The process to identify the PPP’s presidential candidate for next year’s general elections is still in the preliminary stages, party General Secretary Donald Ramotar says.
“…We have not pushed the process any further,” Ramotar told Stabroek News, when asked about whether discussions had progressed since the end of last year. “We have been tied up with many other things,” he added.
Ramotar said the discussions remained very preliminary and that he expected they would intensify shortly. He said there is no set timeline for the completion of the process but it was his personal belief that a candidate would be identified by the end of the year.
He had previously explained that traditionally discussions are held at the level of the Executive Committee, with the results being referred to the party’s Central Committee for a final decision that would then be communicated to the party membership. He had also said it was for the party to make a judgment-call about when is the best time to settle the issue and to come public with its candidate.
Speaker of the House and PPP Executive member Ralph Ramkarran, in a recent interview with demerarawaves.com, said the selection process is in line with how the party makes all other important decisions. He also said it was felt that there was no need to depart from the methodology, which was used to select its last two presidential candidates, following Cheddi Jagan’s death.
Ramkarran explained that the issue is first raised at the Executive Committee and, after debate on nominations, a decision is taken which may be the result of either consensus or a vote. “When the decision is taken, that is a decision only to recommend—that would not be a decision of who the candidate is,” he emphasised, adding that the recommendation is subsequently referred to the 40-member Central Committee.
The Central Committee, he said, will debate the recommendation and this process could see the nomination of alternatives, including persons who were previously considered at the Executive Committee stage. While Ramkarran said that with a body as large as the Central Committee a vote could take place to decide the candidate, he noted that on previous occasions the recommendation of the Executive Committee was adopted.
Unlike the last two general elections, there is no automatic presidential candidate for the party, owing to the ineligibility of President Bharrat Jagdeo to seek re-election because of a constitutional term-limit.
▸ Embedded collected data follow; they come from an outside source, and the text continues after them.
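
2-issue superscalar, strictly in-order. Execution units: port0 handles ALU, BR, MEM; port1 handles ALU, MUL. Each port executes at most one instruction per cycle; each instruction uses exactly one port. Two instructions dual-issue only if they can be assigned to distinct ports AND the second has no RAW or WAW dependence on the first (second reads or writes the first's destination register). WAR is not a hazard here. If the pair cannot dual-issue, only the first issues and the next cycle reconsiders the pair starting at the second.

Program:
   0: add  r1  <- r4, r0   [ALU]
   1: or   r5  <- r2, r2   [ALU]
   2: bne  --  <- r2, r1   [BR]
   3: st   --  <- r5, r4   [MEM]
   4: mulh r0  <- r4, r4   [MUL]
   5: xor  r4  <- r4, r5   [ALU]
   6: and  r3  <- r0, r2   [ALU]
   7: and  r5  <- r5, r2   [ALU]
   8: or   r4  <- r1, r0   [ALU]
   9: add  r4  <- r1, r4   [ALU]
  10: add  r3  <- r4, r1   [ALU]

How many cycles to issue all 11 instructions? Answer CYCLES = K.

CYCLES = 7

#0 head=0: add.ALU+or.ALU i0&i1 dual
#1 head=2: bne.BR i2 no-port BR/MEM
#2 head=3: st.MEM+mulh.MUL i3&i4 dual
#3 head=5: xor.ALU+and.ALU i5&i6 dual
#4 head=7: and.ALU+or.ALU i7&i8 dual
#5 head=9: add.ALU i9 RAW r4
#6 head=10: add.ALU i10 tail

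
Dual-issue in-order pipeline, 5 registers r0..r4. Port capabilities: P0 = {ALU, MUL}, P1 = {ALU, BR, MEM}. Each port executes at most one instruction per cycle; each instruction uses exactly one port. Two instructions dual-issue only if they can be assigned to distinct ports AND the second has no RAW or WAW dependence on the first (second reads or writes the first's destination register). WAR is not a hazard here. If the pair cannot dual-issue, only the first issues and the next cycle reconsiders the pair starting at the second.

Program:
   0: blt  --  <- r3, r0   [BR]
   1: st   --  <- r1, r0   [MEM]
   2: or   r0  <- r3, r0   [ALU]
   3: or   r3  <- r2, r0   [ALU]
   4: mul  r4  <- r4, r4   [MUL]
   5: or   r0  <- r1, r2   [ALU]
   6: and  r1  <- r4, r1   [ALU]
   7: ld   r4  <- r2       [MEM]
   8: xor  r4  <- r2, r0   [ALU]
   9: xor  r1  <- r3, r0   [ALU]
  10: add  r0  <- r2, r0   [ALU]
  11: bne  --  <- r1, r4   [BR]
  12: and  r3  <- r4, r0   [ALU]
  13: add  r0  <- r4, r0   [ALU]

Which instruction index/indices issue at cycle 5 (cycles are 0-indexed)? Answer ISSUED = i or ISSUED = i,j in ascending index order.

ISSUED = 8,9

#0 head=0: blt.BR i0 no-port BR/MEM
#1 head=1: st.MEM/or.ALU i1/i2 2-wide
#2 head=3: or.ALU/mul.MUL i3/i4 2-wide
#3 head=5: or.ALU/and.ALU i5/i6 2-wide
#4 head=7: ld.MEM i7 WAW r4
#5 head=8: xor.ALU/xor.ALU i8/i9 2-wide
#6 head=10: add.ALU/bne.BR i10/i11 2-wide
#7 head=12: and.ALU/add.ALU i12/i13 2-wide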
Ramotar has been identified as one of the possible members who could be the party’s candidate. Others who have expressed an interest in leading the party’s list at the polls include Ramkarran, Home Affairs Minister Clement Rohee and MP Moses Nagamootoo. Agriculture Minister Robert Persaud has also been mentioned as a possible choice for the party’s presidential candidate.
Ramotar, who has been open about the possibility of his candidacy in the past, said it is “fundamentally a PPP decision” and whoever is identified would receive the support of the entire party to ensure an electoral victory. “…Personally, if the party gives me the nomination and shows that confidence in me for that position, I will try to discharge that duty to the best of my ability,” he said late last year. Since that time, other members have also indicated their willingness to serve as well.
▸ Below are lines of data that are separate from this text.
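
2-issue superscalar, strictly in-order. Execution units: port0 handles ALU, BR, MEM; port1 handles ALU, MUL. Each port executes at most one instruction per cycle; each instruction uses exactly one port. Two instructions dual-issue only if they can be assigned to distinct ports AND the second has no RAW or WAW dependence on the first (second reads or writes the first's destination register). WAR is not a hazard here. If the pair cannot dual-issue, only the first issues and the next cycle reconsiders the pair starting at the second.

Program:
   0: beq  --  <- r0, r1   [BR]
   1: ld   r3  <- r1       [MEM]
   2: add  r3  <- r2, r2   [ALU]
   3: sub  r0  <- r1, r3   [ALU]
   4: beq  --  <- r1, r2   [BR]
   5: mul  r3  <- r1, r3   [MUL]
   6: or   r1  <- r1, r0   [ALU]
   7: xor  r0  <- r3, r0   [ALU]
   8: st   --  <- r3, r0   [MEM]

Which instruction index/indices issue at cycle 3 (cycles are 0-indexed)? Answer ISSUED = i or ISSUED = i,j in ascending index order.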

Earlier in the year, Rohee declared that he would not “shy away” from leading the PPP slate and noted that he had so informed the ruling party. “Goat ain’t bite me,” he said, later adding, “You know, once you are an altar boy you aspire one day to become the priest; and then you aspire another day to become the Bishop, and the Pope. Once you are a member of the team, you aspire one day to become the captain. I have been an altar boy. I have been a priest for so many years, and the same thing applies to the team and the captaincy. I would not shy away if the captaincy is entrusted on me.”
Similarly, Nagamootoo has also made public his willingness to be the party’s candidate but emphasised the need for the selection process to be democratic. He said he believed he had enough of what it takes to be responsible and accountable.
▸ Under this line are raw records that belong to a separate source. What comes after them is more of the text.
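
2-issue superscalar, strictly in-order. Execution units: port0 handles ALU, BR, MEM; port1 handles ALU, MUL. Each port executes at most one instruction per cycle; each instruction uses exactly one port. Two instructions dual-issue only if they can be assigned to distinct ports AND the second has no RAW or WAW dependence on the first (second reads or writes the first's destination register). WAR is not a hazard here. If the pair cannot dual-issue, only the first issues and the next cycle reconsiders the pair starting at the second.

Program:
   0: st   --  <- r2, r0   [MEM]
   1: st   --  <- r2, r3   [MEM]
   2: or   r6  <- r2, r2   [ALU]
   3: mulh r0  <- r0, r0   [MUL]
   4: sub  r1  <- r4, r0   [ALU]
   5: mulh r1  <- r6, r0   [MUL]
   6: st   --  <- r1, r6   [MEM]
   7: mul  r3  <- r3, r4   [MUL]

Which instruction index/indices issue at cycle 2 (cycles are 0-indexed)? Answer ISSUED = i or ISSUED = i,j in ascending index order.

[0] i0  st.MEM  -- no-port MEM/MEM
[1] i1/i2  st.MEM or.ALU  -- 2-wide
[2] i3  mulh.MUL  -- RAW r0
[3] i4  sub.ALU  -- WAW r1
[4] i5  mulh.MUL  -- RAW r1
[5] i6/i7  st.MEM mul.MUL  -- 2-wide

ISSUED = 3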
However, Nagamootoo noted that the selection of the person was an internal party matter that should involve all its membership. He said a system needed to be put in place where potential candidates could declare their interest and their availability and submit data that could be circulated to the party members. “I feel that the question is not who, the question is by what process,” he said. “I would withdraw from any process that is not fair and in which the membership of the party… [is] not included in the broadest possible consultation,” he said. He also said that if he did not receive the party’s nod he would support another candidate, once the selection was done in an open and democratic manner.
Meanwhile, Ramkarran has said he believed his chances at gaining the nomination as the candidate are very good, based on a competitive examination of what all of the candidates have to offer.
He said if elected as the candidate by the PPP and then elected as the President by the people of the country, the party could be assured that its “positive policies” would be continued. “Most important, the country can be assured that unity will be an important factor, that corruption will be tackled from day one, that transparency will be implemented, [and] that we will work as hard as we can to bring unity. These are policies of the Peoples Progressive Party and we will implement them with the greatest vigour…” he said.